After the experiment is finished, we summarized and compare the performance between PPO and mICO into the figure below:
According to the figure, the PPO learning takes the huge amount of steps to train and find the optimal model (millions steps) and apply the model to find the speed while the mICO learning only takes much fewer steps (hundreds steps) to find the optimal weight paramters to find the speed. In addition, the PPO learning generally generates the average of the output speed less than the mICO learning.
Moreover, the output speed from the learning can be tested in the Environment_Template.py
where user can manually input the speed and control the tray via the arrow keys. The figures below is the screenshots from one of the experiment (300g_0.5f) between mICO (14 m/s) and PPO (8 m/s).
From the screenshots, we can see that the object on the mICO slipped more than PPO but still staying under the acceptable range we defined.
The mICO takes less time consuming and receive the optimal speed faster than the RL (PPO) as the simple nueral network is fast and can update in a real-time from the feedback while Reinforcement Learning has to train for the model and verify with the evaluation method to obtain the proper speed. In additional, PPO starts off with the guess of an initial speed (same as the human behavior where we have no clue for the first time) and adjust it through the training process (same as the manual tune of the human).

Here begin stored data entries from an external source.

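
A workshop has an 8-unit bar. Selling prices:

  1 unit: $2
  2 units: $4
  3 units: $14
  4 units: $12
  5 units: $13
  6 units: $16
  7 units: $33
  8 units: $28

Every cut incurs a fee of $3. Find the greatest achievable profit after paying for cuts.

32

Build r[k] bottom-up: r[k] = max over allowed piece i of (p[i] + r[k−i]) − 3 per cut.
r[1] = 2
r[2] = 4
r[3] = 14
r[4] = 13  (first piece 1, then r[3]=14)
r[5] = 15  (first piece 2, then r[3]=14)
r[6] = 25  (first piece 3, then r[3]=14)
r[7] = 33
r[8] = 32  (first piece 1, then r[7]=33)
One optimal plan: pieces 7 + 1 (1 cut) → $35 − $3 = $32.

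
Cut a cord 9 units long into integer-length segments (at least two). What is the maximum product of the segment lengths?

27

Let P[k] be the best product for length k (with at least one cut). For each first piece i, the rest contributes max(k−i, P[k−i]).
P[2] = 1*max(1,0) = 1*1 = 1
P[3] = max(1*2, 2*1) = 2
P[4] = max(1*3, 2*2, 3*1) = 4
P[5] = max(1*4, 2*3, 3*2, 4*1) = 6
P[6] = max(1*6, 2*4, 3*3, 4*2, 5*1) = 9
P[7] = max(1*9, 2*6, 3*4, 4*3, 5*2, 6*1) = 12
P[8] = max(1*12, 2*9, 3*6, …, 6*2, 7*1) = 18
P[9] = max(1*18, 2*12, 3*9, …, 7*2, 8*1) = 27
One optimal split: 3 + 3 + 3; product 3*3*3 = 27.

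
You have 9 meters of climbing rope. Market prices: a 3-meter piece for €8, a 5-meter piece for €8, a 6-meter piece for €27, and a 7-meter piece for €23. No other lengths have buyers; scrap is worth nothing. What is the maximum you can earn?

Let best[k] be the best obtainable value from length k. For each k, try every first piece i and keep the best of price[i] + best[k−i].
best[1] = 0
best[2] = 0
best[3] = 8
best[4] = 8
best[5] = max(8+0, 8+0) = 8
best[6] = max(8+8, 8+0, 27+0) = 27
best[7] = max(8+8, 8+0, 27+0, 23+0) = 27
best[8] = max(8+8, 8+8, 27+0, 23+0) = 27
best[9] = max(8+27, 8+8, 27+8, 23+0) = 35
One optimal cutting: 6 + 3 → €35.

35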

One of the issue that have been founded in the PPO-RL is there is a chance where the PPO is keep failing to deliver the object because the speed initialization is too far away from the appropriate speed point and the updates are slow due to the nature of the mechanisms.

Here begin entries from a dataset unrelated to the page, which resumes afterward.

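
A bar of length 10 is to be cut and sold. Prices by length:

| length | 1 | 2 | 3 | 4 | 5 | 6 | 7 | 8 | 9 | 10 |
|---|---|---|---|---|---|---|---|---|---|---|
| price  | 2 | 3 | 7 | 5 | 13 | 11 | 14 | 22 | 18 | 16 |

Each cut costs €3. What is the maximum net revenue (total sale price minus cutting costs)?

Consider every possible first cut. r[k] is the best of p[i]+r[k−i] over all sellable i≤k, charging 3 whenever i<k.
r[1] = 2
r[2] = max(2+2-3, 3+0) = 3
r[3] = max(2+3-3, 3+2-3, 7+0) = 7
r[4] = max(2+7-3, 3+3-3, 7+2-3, 5+0) = 6
r[5] = max(2+6-3, 3+7-3, 7+3-3, 5+2-3, 13+0) = 13
r[6] = max(2+13-3, 3+6-3, 7+7-3, 5+3-3, 13+2-3, 11+0) = 12
r[7] = max(2+12-3, 3+13-3, 7+6-3, …, 11+2-3, 14+0) = 14
r[8] = max(2+14-3, 3+12-3, 7+13-3, …, 14+2-3, 22+0) = 22
r[9] = max(2+22-3, 3+14-3, 7+12-3, …, 22+2-3, 18+0) = 21
r[10] = max(2+21-3, 3+22-3, 7+14-3, …, 18+2-3, 16+0) = 23
One optimal plan: pieces 5 + 5 (1 cut) → €26 − €3 = €23.

23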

The comparison of the performance between modified Isotropic Sequence Order Learning (mISO, the learning mechanism based on a differential Hebbian learning rule (ISO-learning) (Porr and Woergoetter, 2003)) and modified Input Correlation-based learning (mICO) is exhibited in two graphs above. In this experiment, the noise term (between 0-5 px) is added to the position of the object to simulate the deviation of the object due to the external distance. The result exhibited and represented in two lines of each graph. The red line represents a neural output (Oneural) and the blue line represents the learning weight (WA(t)). According to the result, the mICO learning algorithm successfully learned after five trials, whereas the mISO learning algorithm exhibited weight divergence (≥ 1.0). It should be noted that the flat lines in both graphs represent the location of the object that lies on the exemption area (an area where we allow the object to move without triggering both predictive signal and reflexive signal). According to Eq. 4 in the manuscript, the neural output (Oneural) only comes from the object detection signal (SO(t)) times the adaptive weight (WA(t)), and times its scaling factor (CO). Since there are no predictive signal (SP(t)) and reflexive signal (SR(t)), the neural output remains constant until the predictive signal is triggered. Moreover, the object transporting system will stop moving if the learning weight is equal to or larger than 1.0, resulting in an excessively large control output value for tray speed reduction.
[John et al., 2017] John S., Filip W., Prafulla D., Alec R. and Oleg K. (2017) Proximal Policy Optimization Algorithms. arXiv ePrint arXiv: 107.06347.
[Porr and Woergoetter, 2003] Porr B. Woergoetter F. (2003) Isotropic sequence order learning in a closed loop behavioral system. Roy Soc Phil TransMathematical Physical Engineer Sci: 361:2225-2244.